Block matrix linear solve performance

Hi there!

I have located a bottleneck in my simulations I could use some help with. I think this is mainly a linear algebra problem rather than pure Julia performance, but I know very little about that field so I’m not even sure about that :sweat_smile:

I have to solve the following equation:
\left(\begin{matrix} A & B \\ C & D \end{matrix}\right) \left(\begin{matrix} x \\ y \end{matrix}\right) = \left(\begin{matrix} f \\ g \end{matrix}\right)
The catch here is that A and D are constant (so much so that their inverses can be considered free), while I have N = 1-30 sets of B and C and M = 3-10 sets of f and g for each (B, C). I have A \approx A^T, D \approx D^T, and B \approx C^T, but definitively not exactly symmetric. Typical matrix sizes are 500x500 - 10,000x10,000 for both A and D, but I can chose to swap their sizes. All matrices are dense.

Things I have tried so far, with rough example times using size 6500² and 1500² matrices:

  • The naive approach: calculate a factorisation of the big matrix; I have to do this only N times (once for each set of B and C).7s/2s with 1/6 threads per LU.
  • Using the amazing Krylov.jl, specifically the gpmr method. This is very fast, however, I need to do this NxM times since I can’t reuse old solutions. I tried warm starting but it didn’t improve times. I also get limited benefit from using multiple threads (as in, @spawn some threads with a chunk of the work); I might be running up against memory bandwidth here? 0.1s per solve (with 1 thread).
  • Block LU decomposition where I can use the precalculated A^{-1} (code below). This is decent when using all threads. However, most time is spent computing the Schur complement S. I thought about using the Woodbury matrix identity but all that allows is swapping sizes of A and D (at least if I understood correctly), which I can do anyway. 3s/0.6s with 1/6 threads per LU and 0.02s for a re-solve with different f and g.
  • Well, I don’t actually need to calculate S; I tried replacing S t = y with a linear solve from Krylov.jl while using LinearOperators.jl to avoid the explicit calculation. If I use D^{-1} as a preconditioner is roughly as fast as going the gpmr route like above (which, you know, I shouldn’t be that surprised by). 0.1s per solve.
# These are the naive versions -- I use ones with storage preallocated.
function block_lu(A⁻¹, B, C, D, f, g)
    L = C * A⁻¹
    t = g - L * f
    S = D - L * B  # = D - C*A⁻¹*B
    Slu = lu!(S)
    y = Slu \ t
    x = A⁻¹ * (f - B * y)
    x, y, L, Slu
end
function re_block_lu(L, Slu, A⁻¹, B, f, g)  # same (B, C) but different (f, g)
    t = g - L * f
    y = Slu \ t
    x = A⁻¹ * (f - B * y)
    x, y
end

I feel like there might be some performance left on the table because 1) with the iterative method I’m barely using multithreading at all, and 2) with the block LU my bottleneck is now a matrix multiplication (as opposed to a linear solve) while not using the available D^{-1}.
It might very well be optimised as far as possible already, but hopefully someone has a clever idea in store. :grinning_face:

1 Like

This one is fast, but it’s just a PR of an unregistered package so it needs some revival for normal usage.

1 Like

Thanks for you reply!
I’m not sure how I’d apply this here since neither my matrices nor my block is diagonal. Is there some way by which I should bring my matrix into this shape?

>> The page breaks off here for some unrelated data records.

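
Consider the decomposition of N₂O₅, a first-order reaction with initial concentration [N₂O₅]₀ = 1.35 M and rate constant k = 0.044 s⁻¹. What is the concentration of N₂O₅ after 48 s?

0.1633 M

Step 1: For a first-order reaction: [N₂O₅] = [N₂O₅]₀ × e^(-kt)
Step 2: [N₂O₅] = 1.35 × e^(-0.044 × 48)
Step 3: [N₂O₅] = 1.35 × e^(-2.112)
Step 4: [N₂O₅] = 1.35 × 0.120996 = 0.1633 M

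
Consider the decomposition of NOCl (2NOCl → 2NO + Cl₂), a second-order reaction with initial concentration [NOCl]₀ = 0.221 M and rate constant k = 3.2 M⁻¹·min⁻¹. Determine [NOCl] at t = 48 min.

0.006324 M

Step 1: For a second-order reaction: 1/[NOCl] = 1/[NOCl]₀ + kt
Step 2: 1/[NOCl] = 1/0.221 + 3.2 × 48
Step 3: 1/[NOCl] = 4.525 + 153.6 = 158.1
Step 4: [NOCl] = 1/158.1 = 0.006324 M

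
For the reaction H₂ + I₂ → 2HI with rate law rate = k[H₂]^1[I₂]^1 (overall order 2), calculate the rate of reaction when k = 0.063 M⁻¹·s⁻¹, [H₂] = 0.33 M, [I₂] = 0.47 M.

0.009771 M/s

Step 1: The rate law is rate = k[H₂]^1[I₂]^1, overall order = 1+1 = 2
Step 2: Substitute values: rate = 0.063 × (0.33)^1 × (0.47)^1
Step 3: rate = 0.063 × 0.33 × 0.47 = 0.0097713 M/s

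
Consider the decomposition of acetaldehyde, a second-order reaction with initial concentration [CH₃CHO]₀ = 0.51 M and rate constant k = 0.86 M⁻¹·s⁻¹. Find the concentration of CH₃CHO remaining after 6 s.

0.1404 M

Step 1: For a second-order reaction: 1/[CH₃CHO] = 1/[CH₃CHO]₀ + kt
Step 2: 1/[CH₃CHO] = 1/0.51 + 0.86 × 6
Step 3: 1/[CH₃CHO] = 1.961 + 5.16 = 7.121
Step 4: [CH₃CHO] = 1/7.121 = 0.1404 M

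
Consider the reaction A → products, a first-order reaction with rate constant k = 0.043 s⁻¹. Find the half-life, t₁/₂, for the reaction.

16.12 s

Step 1: For a first-order reaction, t₁/₂ = ln(2)/k
Step 2: t₁/₂ = ln(2)/0.043
Step 3: t₁/₂ = 0.6931/0.043 = 16.12 s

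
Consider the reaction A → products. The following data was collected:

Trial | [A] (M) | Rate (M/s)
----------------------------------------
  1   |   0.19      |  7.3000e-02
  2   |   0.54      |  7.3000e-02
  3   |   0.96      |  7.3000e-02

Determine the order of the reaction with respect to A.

zeroth order (0)

Step 1: Compare trials - when concentration changes, rate stays constant.
Step 2: rate₂/rate₁ = 7.3000e-02/7.3000e-02 = 1
Step 3: [A]₂/[A]₁ = 0.54/0.19 = 2.842
Step 4: Since rate ratio ≈ (conc ratio)^0, the reaction is zeroth order.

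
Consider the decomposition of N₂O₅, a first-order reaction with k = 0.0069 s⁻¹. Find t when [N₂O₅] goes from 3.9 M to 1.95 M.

100.5 s

Step 1: For first-order: t = ln([N₂O₅]₀/[N₂O₅])/k
Step 2: t = ln(3.9/1.95)/0.0069
Step 3: t = ln(2)/0.0069
Step 4: t = 0.6931/0.0069 = 100.5 s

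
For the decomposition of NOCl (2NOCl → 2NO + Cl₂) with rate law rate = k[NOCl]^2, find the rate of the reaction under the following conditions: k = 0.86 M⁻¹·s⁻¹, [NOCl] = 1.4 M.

1.686 M/s

Step 1: Identify the rate law: rate = k[NOCl]^2
Step 2: Substitute values: rate = 0.86 × (1.4)^2
Step 3: Calculate: rate = 0.86 × 1.96 = 1.6856 M/s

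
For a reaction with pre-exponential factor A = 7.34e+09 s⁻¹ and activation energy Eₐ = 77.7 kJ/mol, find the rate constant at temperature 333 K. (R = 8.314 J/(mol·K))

4.76e-03 s⁻¹

Step 1: Use the Arrhenius equation: k = A × exp(-Eₐ/RT)
Step 2: Convert Eₐ to J/mol: 77.7 kJ/mol = 77700 J/mol
Step 3: Calculate the exponent: -Eₐ/(RT) = -77700/(8.314 × 333) = -28.06511
Step 4: k = 7.34e+09 × exp(-28.06511)
Step 5: k = 7.34e+09 × 6.47855e-13 = 4.7553e-03 s⁻¹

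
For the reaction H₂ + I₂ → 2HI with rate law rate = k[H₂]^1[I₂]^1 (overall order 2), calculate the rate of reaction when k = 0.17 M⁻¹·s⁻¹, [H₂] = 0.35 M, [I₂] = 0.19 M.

0.0113 M/s

Step 1: The rate law is rate = k[H₂]^1[I₂]^1, overall order = 1+1 = 2
Step 2: Substitute values: rate = 0.17 × (0.35)^1 × (0.19)^1
Step 3: rate = 0.17 × 0.35 × 0.19 = 0.011305 M/s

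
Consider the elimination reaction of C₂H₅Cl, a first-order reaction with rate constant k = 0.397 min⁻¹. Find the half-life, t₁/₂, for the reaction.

1.746 min

Step 1: For a first-order reaction, t₁/₂ = ln(2)/k
Step 2: t₁/₂ = ln(2)/0.397
Step 3: t₁/₂ = 0.6931/0.397 = 1.746 min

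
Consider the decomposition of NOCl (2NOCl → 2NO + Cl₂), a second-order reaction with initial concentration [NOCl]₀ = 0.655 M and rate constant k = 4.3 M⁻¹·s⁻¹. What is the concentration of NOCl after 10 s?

0.02246 M

Step 1: For a second-order reaction: 1/[NOCl] = 1/[NOCl]₀ + kt
Step 2: 1/[NOCl] = 1/0.655 + 4.3 × 10
Step 3: 1/[NOCl] = 1.527 + 43 = 44.53
Step 4: [NOCl] = 1/44.53 = 0.02246 M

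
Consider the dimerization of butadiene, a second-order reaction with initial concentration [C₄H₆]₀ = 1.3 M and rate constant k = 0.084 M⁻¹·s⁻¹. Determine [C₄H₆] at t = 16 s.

0.4732 M

Step 1: For a second-order reaction: 1/[C₄H₆] = 1/[C₄H₆]₀ + kt
Step 2: 1/[C₄H₆] = 1/1.3 + 0.084 × 16
Step 3: 1/[C₄H₆] = 0.7692 + 1.344 = 2.113
Step 4: [C₄H₆] = 1/2.113 = 0.4732 M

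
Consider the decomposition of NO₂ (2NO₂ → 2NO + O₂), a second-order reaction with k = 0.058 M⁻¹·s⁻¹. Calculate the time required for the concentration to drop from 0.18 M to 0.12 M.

47.89 s

Step 1: For second-order: t = (1/[NO₂] - 1/[NO₂]₀)/k
Step 2: t = (1/0.12 - 1/0.18)/0.058
Step 3: t = (8.333 - 5.556)/0.058
Step 4: t = 2.778/0.058 = 47.89 s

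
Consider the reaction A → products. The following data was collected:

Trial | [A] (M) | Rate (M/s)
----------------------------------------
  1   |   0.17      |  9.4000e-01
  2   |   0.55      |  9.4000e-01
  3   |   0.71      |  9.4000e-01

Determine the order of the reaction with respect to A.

zeroth order (0)

Step 1: Compare trials - when concentration changes, rate stays constant.
Step 2: rate₂/rate₁ = 9.4000e-01/9.4000e-01 = 1
Step 3: [A]₂/[A]₁ = 0.55/0.17 = 3.235
Step 4: Since rate ratio ≈ (conc ratio)^0, the reaction is zeroth order.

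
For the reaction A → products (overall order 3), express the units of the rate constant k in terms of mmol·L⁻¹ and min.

(mmol·L⁻¹)⁻²·min⁻¹

Step 1: For overall order n, rate = k × (concentration)^n.
Step 2: Rate has units mmol·L⁻¹·min⁻¹; concentration term has units (mmol·L⁻¹)^3.
Step 3: k = rate / (concentration)^n, so units of k = (mmol·L⁻¹)^(1-3)·min⁻¹ = (mmol·L⁻¹)⁻²·min⁻¹.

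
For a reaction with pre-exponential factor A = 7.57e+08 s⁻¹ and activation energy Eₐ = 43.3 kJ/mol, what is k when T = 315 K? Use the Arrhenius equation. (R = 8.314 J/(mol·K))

5.00e+01 s⁻¹

Step 1: Use the Arrhenius equation: k = A × exp(-Eₐ/RT)
Step 2: Convert Eₐ to J/mol: 43.3 kJ/mol = 43300 J/mol
Step 3: Calculate the exponent: -Eₐ/(RT) = -43300/(8.314 × 315) = -16.53360
Step 4: k = 7.57e+08 × exp(-16.53360)
Step 5: k = 7.57e+08 × 6.60007e-08 = 4.9963e+01 s⁻¹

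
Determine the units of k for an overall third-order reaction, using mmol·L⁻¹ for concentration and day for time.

(mmol·L⁻¹)⁻²·day⁻¹

Step 1: For overall order n, rate = k × (concentration)^n.
Step 2: Rate has units mmol·L⁻¹·day⁻¹; concentration term has units (mmol·L⁻¹)^3.
Step 3: k = rate / (concentration)^n, so units of k = (mmol·L⁻¹)^(1-3)·day⁻¹ = (mmol·L⁻¹)⁻²·day⁻¹.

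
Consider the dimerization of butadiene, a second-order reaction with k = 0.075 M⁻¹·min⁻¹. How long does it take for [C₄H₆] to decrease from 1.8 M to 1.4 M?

2.116 min

Step 1: For second-order: t = (1/[C₄H₆] - 1/[C₄H₆]₀)/k
Step 2: t = (1/1.4 - 1/1.8)/0.075
Step 3: t = (0.7143 - 0.5556)/0.075
Step 4: t = 0.1587/0.075 = 2.116 min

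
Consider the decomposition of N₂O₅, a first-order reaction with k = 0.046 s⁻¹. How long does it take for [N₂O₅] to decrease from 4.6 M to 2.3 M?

15.07 s

Step 1: For first-order: t = ln([N₂O₅]₀/[N₂O₅])/k
Step 2: t = ln(4.6/2.3)/0.046
Step 3: t = ln(2)/0.046
Step 4: t = 0.6931/0.046 = 15.07 s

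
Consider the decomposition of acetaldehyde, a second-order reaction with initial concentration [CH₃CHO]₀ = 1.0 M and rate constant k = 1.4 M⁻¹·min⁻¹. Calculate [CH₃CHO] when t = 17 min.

0.04032 M

Step 1: For a second-order reaction: 1/[CH₃CHO] = 1/[CH₃CHO]₀ + kt
Step 2: 1/[CH₃CHO] = 1/1.0 + 1.4 × 17
Step 3: 1/[CH₃CHO] = 1 + 23.8 = 24.8
Step 4: [CH₃CHO] = 1/24.8 = 0.04032 M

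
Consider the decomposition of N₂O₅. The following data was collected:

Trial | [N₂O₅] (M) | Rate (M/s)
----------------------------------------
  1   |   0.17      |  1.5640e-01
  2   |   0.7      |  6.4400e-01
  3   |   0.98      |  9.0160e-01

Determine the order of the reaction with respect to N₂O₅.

first order (1)

Step 1: Compare trials to find order n where rate₂/rate₁ = ([N₂O₅]₂/[N₂O₅]₁)^n
Step 2: rate₂/rate₁ = 6.4400e-01/1.5640e-01 = 4.118
Step 3: [N₂O₅]₂/[N₂O₅]₁ = 0.7/0.17 = 4.118
Step 4: n = ln(4.118)/ln(4.118) = 1.00 ≈ 1
Step 5: The reaction is first order in N₂O₅.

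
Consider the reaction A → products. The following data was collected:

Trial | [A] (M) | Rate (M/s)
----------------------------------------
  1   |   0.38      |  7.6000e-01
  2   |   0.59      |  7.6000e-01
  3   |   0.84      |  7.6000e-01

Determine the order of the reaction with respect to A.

zeroth order (0)

Step 1: Compare trials - when concentration changes, rate stays constant.
Step 2: rate₂/rate₁ = 7.6000e-01/7.6000e-01 = 1
Step 3: [A]₂/[A]₁ = 0.59/0.38 = 1.553
Step 4: Since rate ratio ≈ (conc ratio)^0, the reaction is zeroth order.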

For each of your B and C you have a matrix [A B;C D] so you can

  • build a block diagonal matrix where each block is some [A B_i,C_i D] ? Then aggregate the [f_i, g_i] and use the PR method.
  • The second way is just to build the full sparse matrix (block diag matrix as explained before) fill where you need but it will be less good I think especially the assemble part.
  • The third way is to change the math to actually build a global system instead of a lot of little ones, not always possible of course.

All this is true only if each block is fully independant from the solve of others blocks otherwize the method you did stay the best I think, ie if f_(i+1) and g_(i+1) depends on x_i, y_i solution of [A B_i; C_i D] [x_i,y_i] = [f_i,g_i]

The blocks are indeed independent of each other. A and D are the same in each block, and there are M sets of (f, g) for each block, but nothing depends on any other block.

I appreciate your ideas, I tried responding to them in the same order:

  • I think I could build such a block diagonal matrix Chris mentioned but if I understand the code here correctly, it just does the LU of each individual block (and later the ldiv with each block) so I’m not sure what I would gain by doing that versus doing the LU of each block straight away?
  • I will give it a shot, but since I will be building quite a big system while not really taking advantage of the constant A or D or their inverses, I’m unsure of why it might be beneficial to do so?
  • Hm, interesting idea. Could you explain how such a global system might look like and why this could be faster? I always thought smaller systems would be preferred because of the nonlinear scaling by size – but I’m afraid I’m way out of my depth here.